Nikki,Pls don't embarrass this forum or embarrass yourself.Those remarks are uncalled for and just plain down mean. And you say Tom has a problem.


----------



## Nikki (Jul 11, 2000)

I am not embarressing myself. It is Tom who should be embarrassed at the way he has conducted himself. Yes, i do say Tom has a problem. I don't htink it is just me that thinks that either.


----------



## chrisgeorge (Feb 28, 2003)

Topic closed - move on.


----------



## Guest (Jul 26, 2003)

Nikki,Tom has not asked anything of me, except that I take time to sometimes step back and reevaluate my own thought processes. This has significantly and positively affected my health.There has been no exchange of compensation since I officially engaged in his writing course several months ago. And that exchange at that time was most appropriate, and in fact, a bargain for the services he provided to me. Tom is actually quite professional and quite a gentleman.
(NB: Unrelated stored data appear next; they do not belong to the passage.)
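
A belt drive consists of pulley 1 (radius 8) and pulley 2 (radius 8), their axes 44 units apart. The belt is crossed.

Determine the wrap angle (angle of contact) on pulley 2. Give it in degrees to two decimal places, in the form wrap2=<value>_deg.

crossed belt: β = asin((r1+r2)/C) = asin(16/44) = 21.3237°
wrap1 = wrap2 = π + 2β = 222.6474°

wrap2=222.65_deg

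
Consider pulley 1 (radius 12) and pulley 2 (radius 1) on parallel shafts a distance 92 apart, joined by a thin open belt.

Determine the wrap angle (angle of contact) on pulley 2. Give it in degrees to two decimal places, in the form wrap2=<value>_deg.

wrap2=166.27_deg

open belt: β = asin((r2−r1)/C) = asin(-11/92) = -6.8670°
wrap1 = π − 2β = 193.7340°
wrap2 = π + 2β = 166.2660°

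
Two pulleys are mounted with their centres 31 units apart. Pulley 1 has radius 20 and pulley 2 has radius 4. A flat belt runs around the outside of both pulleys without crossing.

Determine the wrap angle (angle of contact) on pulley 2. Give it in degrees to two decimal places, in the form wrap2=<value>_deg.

wrap2=117.85_deg

open belt: β = asin((r2−r1)/C) = asin(-16/31) = -31.0730°
wrap1 = π − 2β = 242.1459°
wrap2 = π + 2β = 117.8541°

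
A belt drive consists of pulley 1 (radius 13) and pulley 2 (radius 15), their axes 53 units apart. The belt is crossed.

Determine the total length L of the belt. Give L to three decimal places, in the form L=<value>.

L=209.134

crossed belt: β = asin((r1+r2)/C) = asin(28/53) = 31.8908°
wrap1 = wrap2 = π + 2β = 243.7816°
tangent length = C·cosβ = 45.0000
L = (r1+r2)·wrap + 2·C·cosβ = 28·4.2548 + 2·45.0000 = 209.1342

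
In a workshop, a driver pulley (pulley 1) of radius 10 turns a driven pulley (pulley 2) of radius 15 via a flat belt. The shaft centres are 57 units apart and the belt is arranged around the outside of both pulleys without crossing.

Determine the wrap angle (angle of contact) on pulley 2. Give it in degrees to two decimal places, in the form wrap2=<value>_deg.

open belt: β = asin((r2−r1)/C) = asin(5/57) = 5.0324°
wrap1 = π − 2β = 169.9352°
wrap2 = π + 2β = 190.0648°

wrap2=190.06_deg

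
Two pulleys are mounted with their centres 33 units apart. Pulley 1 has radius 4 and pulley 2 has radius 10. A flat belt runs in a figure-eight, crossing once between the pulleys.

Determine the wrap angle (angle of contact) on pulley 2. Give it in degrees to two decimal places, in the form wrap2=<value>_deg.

wrap2=230.21_deg

crossed belt: β = asin((r1+r2)/C) = asin(14/33) = 25.1027°
wrap1 = wrap2 = π + 2β = 230.2054°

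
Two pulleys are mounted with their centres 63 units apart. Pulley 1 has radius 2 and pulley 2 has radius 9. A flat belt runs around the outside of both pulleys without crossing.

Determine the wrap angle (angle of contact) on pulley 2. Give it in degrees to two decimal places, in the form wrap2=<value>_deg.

open belt: β = asin((r2−r1)/C) = asin(7/63) = 6.3794°
wrap1 = π − 2β = 167.2413°
wrap2 = π + 2β = 192.7587°

wrap2=192.76_deg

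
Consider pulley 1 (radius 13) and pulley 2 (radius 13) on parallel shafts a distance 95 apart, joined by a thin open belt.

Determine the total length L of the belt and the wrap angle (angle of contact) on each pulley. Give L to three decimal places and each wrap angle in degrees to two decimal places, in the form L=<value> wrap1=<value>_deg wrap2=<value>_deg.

L=271.681 wrap1=180.00_deg wrap2=180.00_deg

open belt: β = asin((r2−r1)/C) = asin(0/95) = 0.0000°
wrap1 = π − 2β = 180.0000°
wrap2 = π + 2β = 180.0000°
tangent length = C·cosβ = 95.0000
L = r1·wrap1 + r2·wrap2 + 2·C·cosβ = 13·3.1416 + 13·3.1416 + 2·95.0000 = 271.6814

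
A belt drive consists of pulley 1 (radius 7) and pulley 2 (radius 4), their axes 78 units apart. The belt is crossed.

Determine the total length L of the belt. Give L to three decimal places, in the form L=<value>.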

He has helped me to realize that I have the ability to not become a "victim" and to move forward with my life on a positive plane, even when the bottom falls out.Shawn Eric has also been a good friend. He also took time to help me when I needed it. His enthusiasm for helping people is a great strength.I haven't known ChrisGeorge that long, but as long as I am fair with him, he is fair with me. I'd say that's a good start.Regarding compensation, Jeff earns money from the sale of the tapes to help support the board, and Shawn Eric, Marilyn and Heather all receive a bit of compensation for their efforts at promoting them (which probably barely offsets their overhead). I see nothing wrong with that, I just want for you to understand that there are lots of people here who "make money"....but by the same token they also provide a wealth of great information and support.... so in a way... it all comes back to us.It's my opinion here that anyone who targets anyone..... has a problem.Evie


----------